Corresponding to the above-described method embodiments, embodiments of the present description also provide a computer-readable storage medium having stored thereon a computer program which, when executed by a processor, performs the steps of the distributed system-based data reasoning method in the embodiments of the present description. Please refer to the description of the above embodiments, and the details are not repeated here.
The foregoing description of the preferred embodiments is provided for the purpose of illustration only, and is not intended to limit the scope of the disclosure, since any modifications, equivalents, improvements, etc. that fall within the spirit and principles of the disclosure are intended to be included within the scope of the disclosure.

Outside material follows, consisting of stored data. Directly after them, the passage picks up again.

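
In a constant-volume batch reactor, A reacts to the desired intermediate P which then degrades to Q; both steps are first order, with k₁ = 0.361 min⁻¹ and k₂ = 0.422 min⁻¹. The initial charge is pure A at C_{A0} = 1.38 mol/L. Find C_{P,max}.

Evaluating C_P at t_opt = ln(k₂/k₁)/(k₂−k₁) gives C_{P,max}/C_{A0} = (k₁/k₂)^[k₂/(k₂−k₁)].
= (0.361/0.422)^(0.422/(0.422−0.361)) = (0.8555)^(6.918) = 0.3396.
C_{P,max} = 0.3396×1.38 = 0.469 mol/L.

0.469 mol/L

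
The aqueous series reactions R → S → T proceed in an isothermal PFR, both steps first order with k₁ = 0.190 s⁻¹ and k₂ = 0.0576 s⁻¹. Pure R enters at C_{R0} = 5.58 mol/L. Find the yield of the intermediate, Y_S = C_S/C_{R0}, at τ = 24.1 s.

The intermediate concentration in a first-order A→B→C sequence is C_S = k₁C_{R0}(e^(−k₁τ) − e^(−k₂τ))/(k₂−k₁).
e^(−k₁τ) = e^(−0.190×24.1) = e^(−4.579) = 0.01027; e^(−k₂τ) = e^(−1.388) = 0.2495.
C_S = 0.190×5.58/(0.0576−0.190) × (0.01027−0.2495) = (-8.008)×(-0.2393) = 1.916 mol/L.
Y_S = C_S/C_{R0} = 1.916/5.58 = 0.343.

0.343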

In a typical configuration, the terminal device includes one or more CPUs, input/output interfaces, network interfaces, and memory.

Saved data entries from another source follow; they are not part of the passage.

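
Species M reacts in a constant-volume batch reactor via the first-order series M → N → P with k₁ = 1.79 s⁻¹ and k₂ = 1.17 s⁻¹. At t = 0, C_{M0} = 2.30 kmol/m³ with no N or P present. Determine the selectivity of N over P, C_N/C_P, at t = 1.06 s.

0.899

Solving the coupled first-order balances gives C_N(t) = [k₁/(k₂−k₁)]·C_{M0}·(e^(−k₁t) − e^(−k₂t)).
e^(−k₁t) = e^(−1.79×1.06) = e^(−1.897) = 0.1500; e^(−k₂t) = e^(−1.240) = 0.2893.
C_N = 1.79×2.30/(1.17−1.79) × (0.1500−0.2893) = (-6.640)×(-0.1394) = 0.9255 kmol/m³.
C_M = C_{M0}e^(−k₁t) = 0.3449 kmol/m³, so C_P = C_{M0}−C_M−C_N = 1.030 kmol/m³; C_N/C_P = 0.899.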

The memory may include volatile memory in a computer-readable medium, random Access Memory (RAM) and/or nonvolatile memory, such as Read Only Memory (ROM) or flash memory (flash RAM). Memory is an example of computer-readable media.

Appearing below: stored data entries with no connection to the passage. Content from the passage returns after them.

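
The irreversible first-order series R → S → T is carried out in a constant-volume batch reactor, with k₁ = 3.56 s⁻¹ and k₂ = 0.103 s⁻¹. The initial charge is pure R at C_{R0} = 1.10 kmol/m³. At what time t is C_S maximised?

1.02 s

The intermediate peaks when r₁ = r₂, i.e. k₁e^(−k₁t) = k₂e^(−k₂t), giving t_opt = ln(k₂/k₁)/(k₂−k₁).
= ln(0.103/3.56)/(0.103−3.56) = ln(0.02893)/-3.457 = -3.543/-3.457 = 1.02 s.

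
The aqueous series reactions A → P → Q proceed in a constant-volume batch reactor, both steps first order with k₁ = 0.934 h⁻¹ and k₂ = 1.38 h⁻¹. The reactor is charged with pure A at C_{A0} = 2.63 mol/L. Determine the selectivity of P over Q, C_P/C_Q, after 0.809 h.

1.28

The intermediate concentration in a first-order A→B→C sequence is C_P = k₁C_{A0}(e^(−k₁t) − e^(−k₂t))/(k₂−k₁).
e^(−k₁t) = e^(−0.934×0.809) = e^(−0.7556) = 0.4697; e^(−k₂t) = e^(−1.116) = 0.3274.
C_P = 0.934×2.63/(1.38−0.934) × (0.4697−0.3274) = 5.508×0.1423 = 0.7836 mol/L.
C_A = C_{A0}e^(−k₁t) = 1.235 mol/L, so C_Q = C_{A0}−C_A−C_P = 0.6110 mol/L; C_P/C_Q = 1.28.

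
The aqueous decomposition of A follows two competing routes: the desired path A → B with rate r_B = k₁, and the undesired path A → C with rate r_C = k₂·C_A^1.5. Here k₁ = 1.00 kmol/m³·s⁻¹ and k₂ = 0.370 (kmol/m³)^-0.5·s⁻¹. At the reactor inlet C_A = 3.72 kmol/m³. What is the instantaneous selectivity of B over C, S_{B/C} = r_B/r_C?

0.377

S_{B/C} = r_B/r_C = (k₁)/(k₂·C_A^1.5) = (k₁/k₂)·C_A^-1.5.
= (1.00) / (0.370×3.720^1.5) = 1.000/2.655 = 0.377.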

Computer readable media, including both non-transitory and non-transitory, removable and non-removable media, may implement information storage by any method or technology. The information may be computer readable instructions, data structures, modules of a program, or other data.
Examples of storage media for a computer include, but are not limited to, phase change memory (PRAM), static Random Access Memory (SRAM), dynamic Random Access Memory (DRAM), other types of Random Access Memory (RAM), read Only Memory (ROM), electrically Erasable Programmable Read Only Memory (EEPROM), flash memory or other memory technology, compact disc read only memory (CD-ROM), digital Versatile Discs (DVD) or other optical storage, magnetic cassettes, magnetic tape magnetic disk storage or other magnetic storage devices, or any other non-transmission medium, which can be used to store information that can be accessed by a computing device. Computer-readable media, as defined herein, does not include transitory computer-readable media (transmission media), such as modulated data signals and carrier waves.
It should also be noted that the terms "comprises," "comprising," or any other variation thereof, are intended to cover a non-exclusive inclusion, such that a process, method, article, or apparatus that comprises a list of elements does not include only those elements but may include other elements not expressly listed or inherent to such process, method, article, or apparatus. Without further limitation, an element defined by the phrase "comprising one does not exclude the presence of other like elements in a process, method, article, or apparatus that comprises an element.
It will be appreciated by those skilled in the art that embodiments of the present description may be provided as a method, system, or computer program product. Accordingly, embodiments of the present specification may take the form of an entirely hardware embodiment, an entirely software embodiment or an embodiment combining software and hardware aspects. Moreover, embodiments of the present description may take the form of a computer program product on one or more computer-usable storage media (including, but not limited to, disk storage, CD-ROM, optical storage, etc.) having computer-usable program code embodied therein.